Défendre la «Terre-Mère» à Cochabamba
- Par Christophe Aguiton
Quelques jours après les réseaux militants recevaient une invitation signée d'Evo Morales pour une «Conférence mondiale des peuples sur le changement climatique et les droits de la "Terre-Mère"» à Cochabamba du 19 au 22 avril 2010. Un site web existe mais, si l'expérience bolivienne soulève beaucoup d'espoirs et d'intérêt parmi les mouvements militants, beaucoup d'interrogations restaient présentes sur la nature et l'objectif de cette conférence. Pablo Solon, ambassadeur de Bolivie auprès des Nations unies, militant de longue date et habitué des Forum sociaux, est venu à Porto Alegre ce qui a permis de mieux comprendre la proposition bolivienne.
Devant l'échec de Copenhague et la pression des grands pays pour convaincre le maximum de gouvernements de signer malgré tout le texte d'accord issu de la Conférence sur le climat, la Bolivie entend prendre l'initiative et construire un rapport de force suffisant pour infléchir l'agenda international.
L'idée est originale: inviter largement, sans aucune condition, tous les gouvernements du monde avec les institutions internationales, les scientifiques et tous les mouvements sociaux et ONGs pour travailler à un texte final qui ferait état des points de consensus et des questions qui resteront en débat.
D'ores et déjà de nombreux gouvernements ont annoncé leur présence, venant y compris d'Amérique du Nord et de l'Union européenne, l'objectif des Boliviens étant d'avoir plusieurs chefs d'Etats et de nombreux ministres. Dans la même logique les Boliviens sont certains de la présence des organisations de la famille des Nations unies, la question non réglée restant, comme pour les gouvernements, le niveau de leur représentation. Beaucoup de mouvements militants et de scientifiques ont également fait état de leur intérêt, certains ayant déjà confirmé leur présence.
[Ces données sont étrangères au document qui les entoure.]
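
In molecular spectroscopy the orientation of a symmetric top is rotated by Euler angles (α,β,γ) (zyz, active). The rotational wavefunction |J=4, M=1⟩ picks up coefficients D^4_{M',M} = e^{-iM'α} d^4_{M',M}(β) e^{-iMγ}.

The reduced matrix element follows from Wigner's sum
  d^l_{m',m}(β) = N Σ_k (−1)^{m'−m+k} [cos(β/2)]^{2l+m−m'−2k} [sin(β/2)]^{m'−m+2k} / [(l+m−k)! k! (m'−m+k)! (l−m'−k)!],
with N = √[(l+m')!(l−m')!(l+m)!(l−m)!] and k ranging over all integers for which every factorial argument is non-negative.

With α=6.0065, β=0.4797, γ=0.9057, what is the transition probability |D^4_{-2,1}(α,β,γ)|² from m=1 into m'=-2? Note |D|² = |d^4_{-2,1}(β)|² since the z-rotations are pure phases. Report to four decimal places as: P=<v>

P=0.0223

D^4_{-2,1}(6.0065,0.4797,0.9057) = e^{-i·-2·6.0065}·d^4_{-2,1}(0.4797)·e^{-i·1·0.9057}. Compute d first:
c=cos(0.4797/2)=0.971374, s=sin(0.4797/2)=0.237557; N=√[2·720·120·6]=1018.233765
Admissible k: 3..5 (factorial args all ≥0)
  k=3: (−1)^0·1018.2338/(72)·0.9714^5·0.2376^3 = +0.163964
  k=4: (−1)^1·1018.2338/(48)·0.9714^3·0.2376^5 = -0.014710
  k=5: (−1)^2·1018.2338/(240)·0.9714^1·0.2376^7 = +0.000176
d^4_{-2,1}(0.4797) = +0.163964 -0.014710 +0.000176 = +0.149431
|D^4_{-2,1}|² = |d^4_{-2,1}(β)|² = (+0.149431)² = 0.022330 (the z-rotation phases have unit modulus)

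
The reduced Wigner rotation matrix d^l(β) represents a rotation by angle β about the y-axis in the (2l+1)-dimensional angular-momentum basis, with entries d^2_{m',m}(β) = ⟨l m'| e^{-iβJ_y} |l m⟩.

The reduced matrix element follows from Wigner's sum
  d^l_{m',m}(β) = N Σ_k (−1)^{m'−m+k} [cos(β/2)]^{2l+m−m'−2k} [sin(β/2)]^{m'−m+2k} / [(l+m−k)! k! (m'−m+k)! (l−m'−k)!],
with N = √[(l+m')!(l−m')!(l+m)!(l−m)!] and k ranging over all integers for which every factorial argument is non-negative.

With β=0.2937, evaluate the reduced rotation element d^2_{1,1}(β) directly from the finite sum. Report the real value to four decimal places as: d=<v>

d^2_{1,1}(β=0.2937) via Wigner's sum:
c=cos(0.2937/2)=0.989237, s=sin(0.2937/2)=0.146323; N=√[6·1·6·1]=6.000000
Admissible k: 0..1 (factorial args all ≥0)
  k=0: (−1)^0·6.0000/(6)·0.9892^4·0.1463^0 = +0.957638
  k=1: (−1)^1·6.0000/(2)·0.9892^2·0.1463^2 = -0.062856
d^2_{1,1}(0.2937) = +0.957638 -0.062856 = +0.894782

d=0.8948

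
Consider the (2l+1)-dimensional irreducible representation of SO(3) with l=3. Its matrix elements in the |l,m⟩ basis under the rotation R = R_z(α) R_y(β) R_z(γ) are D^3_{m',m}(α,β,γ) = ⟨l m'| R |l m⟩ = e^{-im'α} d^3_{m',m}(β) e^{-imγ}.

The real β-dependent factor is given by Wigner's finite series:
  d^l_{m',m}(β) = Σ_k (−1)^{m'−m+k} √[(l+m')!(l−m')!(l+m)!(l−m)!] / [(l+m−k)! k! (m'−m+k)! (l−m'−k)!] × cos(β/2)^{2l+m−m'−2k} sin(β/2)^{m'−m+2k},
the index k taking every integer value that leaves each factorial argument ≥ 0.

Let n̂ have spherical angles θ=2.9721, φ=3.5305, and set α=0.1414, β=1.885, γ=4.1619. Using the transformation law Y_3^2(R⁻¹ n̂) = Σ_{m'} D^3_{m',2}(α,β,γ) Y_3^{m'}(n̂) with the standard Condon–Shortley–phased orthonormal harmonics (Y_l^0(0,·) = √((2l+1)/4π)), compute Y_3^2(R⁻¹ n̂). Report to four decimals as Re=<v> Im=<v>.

Re=-0.0783 Im=-0.1267

Need the full column D^3_{m',2} for m'=−3..3 at α=0.1414, β=1.885, γ=4.1619.
cos(β/2)=0.587767, sin(β/2)=0.809030
d^3_{-3,2}: single k=5 term ⇒ +0.499004;  D = -0.022756-0.498485i
d^3_{-2,2}: k∈[4..5] ⇒ +0.740013 -0.280406 = +0.459607;  D = -0.085455-0.451593i
d^3_{-1,2}: k∈[3..4] ⇒ +0.680049 -0.644212 = +0.035837;  D = -0.011559-0.033922i
d^3_{0,2}: k∈[2..3] ⇒ +0.427870 -0.810644 = -0.382774;  D = +0.173291+0.341301i
d^3_{1,2}: k∈[1..2] ⇒ +0.179470 -0.680049 = -0.500579;  D = +0.287265+0.409949i
d^3_{2,2}: k∈[0..1] ⇒ +0.041232 -0.390590 = -0.349358;  D = +0.238804+0.254997i
d^3_{3,2}: single k=0 term ⇒ -0.139017;  D = +0.108377+0.087064i
Y_3^{m'}(θ=2.9721,φ=3.5305) and Σ D·Y over m':
  (-0.0228-0.4985i)·(-0.0008+0.0018i)  (-0.0855-0.4516i)·(-0.0204+0.0201i)  (-0.0116-0.0339i)·(-0.1946+0.0797i)  (+0.1733+0.3413i)·(-0.6833+0.0000i)  (+0.2873+0.4099i)·(+0.1946+0.0797i)  (+0.2388+0.2550i)·(-0.0204-0.0201i)  (+0.1084+0.0871i)·(+0.0008+0.0018i)
Y_3^2(R⁻¹ n̂) = -0.078308-0.126747i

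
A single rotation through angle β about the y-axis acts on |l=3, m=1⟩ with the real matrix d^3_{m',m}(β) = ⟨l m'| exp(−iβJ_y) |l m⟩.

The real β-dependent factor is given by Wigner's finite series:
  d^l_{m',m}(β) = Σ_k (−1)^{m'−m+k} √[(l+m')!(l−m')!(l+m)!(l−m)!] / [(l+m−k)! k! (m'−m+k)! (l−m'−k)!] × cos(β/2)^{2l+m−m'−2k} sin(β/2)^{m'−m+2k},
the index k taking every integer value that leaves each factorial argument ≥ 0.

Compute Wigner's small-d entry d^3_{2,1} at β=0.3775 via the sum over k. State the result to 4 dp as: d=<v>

d=-0.5029

d^3_{2,1}(β=0.3775) via Wigner's sum:
Half-angle: c=0.982240, s=0.187631. N=√(120·1·24·2)=75.894664
The bounds max(0,m−m')=0 and min(l+m,l−m')=1 give 2 terms
  k=0: (−1)^1·75.8947/(24)·0.9822^5·0.1876^1 = -0.542491
  k=1: (−1)^2·75.8947/(12)·0.9822^3·0.1876^3 = +0.039591
d^3_{2,1}(0.3775) = -0.542491 +0.039591 = -0.502899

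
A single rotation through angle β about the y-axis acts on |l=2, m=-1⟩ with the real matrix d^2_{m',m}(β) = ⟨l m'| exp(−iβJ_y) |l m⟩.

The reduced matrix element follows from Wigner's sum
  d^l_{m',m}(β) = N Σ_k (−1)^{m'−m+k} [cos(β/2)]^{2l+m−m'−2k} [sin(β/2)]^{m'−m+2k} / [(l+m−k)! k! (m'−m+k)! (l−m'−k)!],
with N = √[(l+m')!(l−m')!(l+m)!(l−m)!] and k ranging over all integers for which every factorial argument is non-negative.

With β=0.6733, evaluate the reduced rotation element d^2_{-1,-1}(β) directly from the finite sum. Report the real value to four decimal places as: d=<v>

d=0.5020

d^2_{-1,-1}(β=0.6733) via Wigner's sum:
Half-angle: c=0.943867, s=0.330327. N=√(1·6·1·6)=6.000000
k∈{0,1} keeps every argument non-negative
  k=0: (−1)^0·6.0000/(6)·0.9439^4·0.3303^0 = +0.793674
  k=1: (−1)^1·6.0000/(2)·0.9439^2·0.3303^2 = -0.291629
d^2_{-1,-1}(0.6733) = +0.793674 -0.291629 = +0.502046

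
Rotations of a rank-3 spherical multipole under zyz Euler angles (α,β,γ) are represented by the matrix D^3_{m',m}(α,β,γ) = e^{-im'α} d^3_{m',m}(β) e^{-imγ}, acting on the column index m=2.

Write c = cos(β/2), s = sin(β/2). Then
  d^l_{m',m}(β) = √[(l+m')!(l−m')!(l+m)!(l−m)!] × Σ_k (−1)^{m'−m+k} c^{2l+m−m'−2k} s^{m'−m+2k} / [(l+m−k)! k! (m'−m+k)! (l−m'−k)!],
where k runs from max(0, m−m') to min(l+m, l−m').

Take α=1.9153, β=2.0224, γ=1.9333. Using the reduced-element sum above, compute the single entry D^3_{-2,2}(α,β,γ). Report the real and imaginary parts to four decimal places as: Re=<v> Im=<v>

Re=0.3561 Im=-0.0128

First d^3_{-2,2}(β=2.0224), then the phase factors e^{-i(-2)α} and e^{-i(2)γ}:
Half-angle: c=0.530844, s=0.847469. N=√(1·120·120·1)=120.000000
Admissible k: 4..5 (factorial args all ≥0)
  k=4: (−1)^0·120.0000/(24)·0.5308^2·0.8475^4 = +0.726776
  k=5: (−1)^1·120.0000/(120)·0.5308^0·0.8475^6 = -0.370463
d^3_{-2,2}(2.0224) = +0.726776 -0.370463 = +0.356313
Phases: e^{-i·(-2)·1.9153}=-0.771877-0.635771i, e^{-i·(2)·1.9333}=-0.748495+0.663141i ⇒ D=+0.356082-0.012824i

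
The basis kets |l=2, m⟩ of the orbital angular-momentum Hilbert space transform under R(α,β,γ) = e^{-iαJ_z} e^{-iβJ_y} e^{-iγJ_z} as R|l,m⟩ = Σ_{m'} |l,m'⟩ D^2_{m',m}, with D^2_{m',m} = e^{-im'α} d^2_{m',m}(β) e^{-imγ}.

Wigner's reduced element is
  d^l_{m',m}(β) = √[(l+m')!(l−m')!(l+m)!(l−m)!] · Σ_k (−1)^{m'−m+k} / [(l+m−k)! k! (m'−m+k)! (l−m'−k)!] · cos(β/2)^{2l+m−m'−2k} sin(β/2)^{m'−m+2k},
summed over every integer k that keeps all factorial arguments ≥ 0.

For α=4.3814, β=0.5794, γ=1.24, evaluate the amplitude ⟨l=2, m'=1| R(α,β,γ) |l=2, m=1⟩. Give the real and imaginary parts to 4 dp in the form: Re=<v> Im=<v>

Re=0.4880 Im=0.3802

First d^2_{1,1}(β=0.5794), then the phase factors e^{-i(1)α} and e^{-i(1)γ}:
Half-angle: c=0.958330, s=0.285665. N=√(6·1·6·1)=6.000000
The bounds max(0,m−m')=0 and min(l+m,l−m')=1 give 2 terms
  k=0: (−1)^0·6.0000/(6)·0.9583^4·0.2857^0 = +0.843451
  k=1: (−1)^1·6.0000/(2)·0.9583^2·0.2857^2 = -0.224835
d^2_{1,1}(0.5794) = +0.843451 -0.224835 = +0.618615
D = (-0.324978+0.945721i)·(+0.618615)·(+0.324796-0.945784i) = +0.488023+0.380155i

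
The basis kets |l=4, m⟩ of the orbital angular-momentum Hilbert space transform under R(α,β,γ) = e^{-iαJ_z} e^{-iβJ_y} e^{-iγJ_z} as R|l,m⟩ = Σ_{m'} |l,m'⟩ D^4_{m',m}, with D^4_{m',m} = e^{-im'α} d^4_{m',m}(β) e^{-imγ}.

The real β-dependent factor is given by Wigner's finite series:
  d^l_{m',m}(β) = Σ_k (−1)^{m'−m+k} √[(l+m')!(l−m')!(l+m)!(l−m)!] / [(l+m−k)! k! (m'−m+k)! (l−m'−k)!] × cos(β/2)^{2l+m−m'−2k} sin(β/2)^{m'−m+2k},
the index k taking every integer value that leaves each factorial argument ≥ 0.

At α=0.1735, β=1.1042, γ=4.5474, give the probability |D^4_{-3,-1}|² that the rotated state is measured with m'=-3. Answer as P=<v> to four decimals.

P=0.0935

First d^4_{-3,-1}(β=1.1042), then the phase factors e^{-i(-3)α} and e^{-i(-1)γ}:
c=cos(1.1042/2)=0.851425, s=sin(1.1042/2)=0.524476; N=√[1·5040·6·120]=1904.940944
Admissible k: 2..3 (factorial args all ≥0)
  k=2: (−1)^0·1904.9409/(240)·0.8514^6·0.5245^2 = +0.831765
  k=3: (−1)^1·1904.9409/(144)·0.8514^4·0.5245^4 = -0.526027
d^4_{-3,-1}(1.1042) = +0.831765 -0.526027 = +0.305737
|D^4_{-3,-1}|² = |d^4_{-3,-1}(β)|² = (+0.305737)² = 0.093475 (the z-rotation phases have unit modulus)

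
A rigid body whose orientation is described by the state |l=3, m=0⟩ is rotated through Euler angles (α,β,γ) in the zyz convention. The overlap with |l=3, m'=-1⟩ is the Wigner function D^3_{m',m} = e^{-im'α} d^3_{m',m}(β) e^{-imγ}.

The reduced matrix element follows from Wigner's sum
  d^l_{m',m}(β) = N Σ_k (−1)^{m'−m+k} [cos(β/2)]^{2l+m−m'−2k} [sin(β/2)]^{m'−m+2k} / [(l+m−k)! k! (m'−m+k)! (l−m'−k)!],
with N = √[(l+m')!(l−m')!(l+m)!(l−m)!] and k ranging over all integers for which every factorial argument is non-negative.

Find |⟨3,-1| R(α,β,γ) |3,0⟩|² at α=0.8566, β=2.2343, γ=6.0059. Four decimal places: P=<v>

P=0.0935

Split into d^3_{-1,0}(β=2.2343) × two z-phases.
Half-angle: c=0.438246, s=0.898855. N=√(2·24·6·6)=41.569219
k: max(0,(0)−(-1))=1 … min(3+(0),3−(-1))=3
  k=1: (−1)^0·41.5692/(12)·0.4382^5·0.8989^1 = +0.050335
  k=2: (−1)^1·41.5692/(4)·0.4382^3·0.8989^3 = -0.635235
  k=3: (−1)^2·41.5692/(12)·0.4382^1·0.8989^5 = +0.890752
d^3_{-1,0}(2.2343) = +0.050335 -0.635235 +0.890752 = +0.305852
|D^3_{-1,0}|² = |d^3_{-1,0}(β)|² = (+0.305852)² = 0.093545 (the z-rotation phases have unit modulus)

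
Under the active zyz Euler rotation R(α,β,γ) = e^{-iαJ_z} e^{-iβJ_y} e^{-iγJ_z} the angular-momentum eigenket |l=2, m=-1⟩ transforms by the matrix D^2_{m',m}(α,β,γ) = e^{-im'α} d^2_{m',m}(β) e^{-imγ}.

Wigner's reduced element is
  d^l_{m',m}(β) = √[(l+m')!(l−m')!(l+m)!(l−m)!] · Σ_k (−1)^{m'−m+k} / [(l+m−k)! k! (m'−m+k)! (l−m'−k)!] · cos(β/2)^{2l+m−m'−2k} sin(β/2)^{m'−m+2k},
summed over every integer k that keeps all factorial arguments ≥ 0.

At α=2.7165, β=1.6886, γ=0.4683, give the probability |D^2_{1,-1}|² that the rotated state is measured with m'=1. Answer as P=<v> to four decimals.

D^2_{1,-1}(2.7165,1.6886,0.4683) = e^{-i·1·2.7165}·d^2_{1,-1}(1.6886)·e^{-i·-1·0.4683}. Compute d first:
With c≡cos(β/2)=0.664255 and s≡sin(β/2)=0.747506, N=[6·1·1·6]^{1/2}=6.000000
Admissible k: 0..1 (factorial args all ≥0)
  k=0: (−1)^2·6.0000/(2)·0.6643^2·0.7475^2 = +0.739640
  k=1: (−1)^3·6.0000/(6)·0.6643^0·0.7475^4 = -0.312219
d^2_{1,-1}(1.6886) = +0.739640 -0.312219 = +0.427421
|D^2_{1,-1}|² = |d^2_{1,-1}(β)|² = (+0.427421)² = 0.182688 (the z-rotation phases have unit modulus)

P=0.1827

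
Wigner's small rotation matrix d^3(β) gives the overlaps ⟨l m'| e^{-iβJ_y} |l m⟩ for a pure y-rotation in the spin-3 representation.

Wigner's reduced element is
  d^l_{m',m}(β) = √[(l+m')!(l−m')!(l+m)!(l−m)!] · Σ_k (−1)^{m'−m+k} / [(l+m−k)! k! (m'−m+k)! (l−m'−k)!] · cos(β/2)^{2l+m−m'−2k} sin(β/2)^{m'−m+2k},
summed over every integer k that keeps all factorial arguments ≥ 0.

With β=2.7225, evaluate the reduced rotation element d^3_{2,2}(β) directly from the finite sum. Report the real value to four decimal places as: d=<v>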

Les débats sont organisés par thèmes, certains d'entre-eux découlant directement des discussions au sein de l'UNFCCC1 comme le protocole de Kyoto ou REDD, la discussion sur la protection des forêts primaires, d'autres ayant une porté plus générale comme le débat sur le «Bien Vivir»2 ou celui dont l'objectif est d'écrire une charte universelle sur les droits de la planète, la «Terre-Mère». D'ores et déjà seize thèmes sont identifiés, mais d'autres vont s'y rajouter, avec une limite de vingt qui correspond aux capacités en terme de salle et de traduction (qui sera assurée en anglais et en espagnol). L'objectif de ces débats est d'écrire de courtes déclarations qui seront agrégées dans le texte final, le débat commençant dès le début février sous la forme d'échanges de mails. A côté de ces débats thématiques, toute une série d'activités auto-organisées pourront avoir lieu. Des conférences scientifiques seront également organisées.
En addition au texte final, la conférence aura deux autres objectifs: discuter la possibilité d'un «référendum mondial» sur les objectifs à se fixer pour lutter contre le changement de climat, et voir s'il est envisageable de pérenniser un mouvement, ou un réseau, après Cochabamba, ce pourquoi il est recommandé de constituer des comités nationaux de préparation de la conférence.
Toute une série d'objections peuvent d'ores et déjà être formulées devant cette proposition. Les délais sont très courts et aller à Cochabamba est coûteux en temps et en argent. Un tel mélange entre représentants de mouvements sociaux, de gouvernements et d'institutions internationales va poser problèmes à beaucoup de structures qui tiennent, de chaque côté, à conserver leur autonomie la plus totale.
L'organisation même de la conférence, sans comités organisateurs, a l'avantage de ne pas heurter les susceptibilités (qui en est… ou n'en est pas!) mais posera inévitablement des problèmes de légitimité pendant la conférence elle-même. Rien ne serait possible pour les mouvements militants sur le plan international sans Internet et les e-mails, mais tout le monde sait à quel point il est difficile d'organiser les débats avec ces instruments. Etc., etc.
Mais, en
même temps, il est clair, ici, à Porto Alegre, que tout ce que
l'Amérique Latine compte de mouvements sociaux sera représenté à
Cochabamba, ainsi que de nombreuses délégations d'autres continents qui
ont conscience de l'urgence de constituer le front le plus large
possible pour imposer de réelles mesures, sur le plan international,
face au changement de climat. Et nous savons tous que, dans des
périodes d'incertitudes et de transitions comme celle que nous
traversons, les initiatives qui peuvent apparaître comme les plus
folles et les plus irréalisables sont parfois celles qui changent le
cours de l'Histoire…
1UNFCCC, "United Nations Frame for Climate Change Convention" est le cadre dans lequel se déroulent les négociations.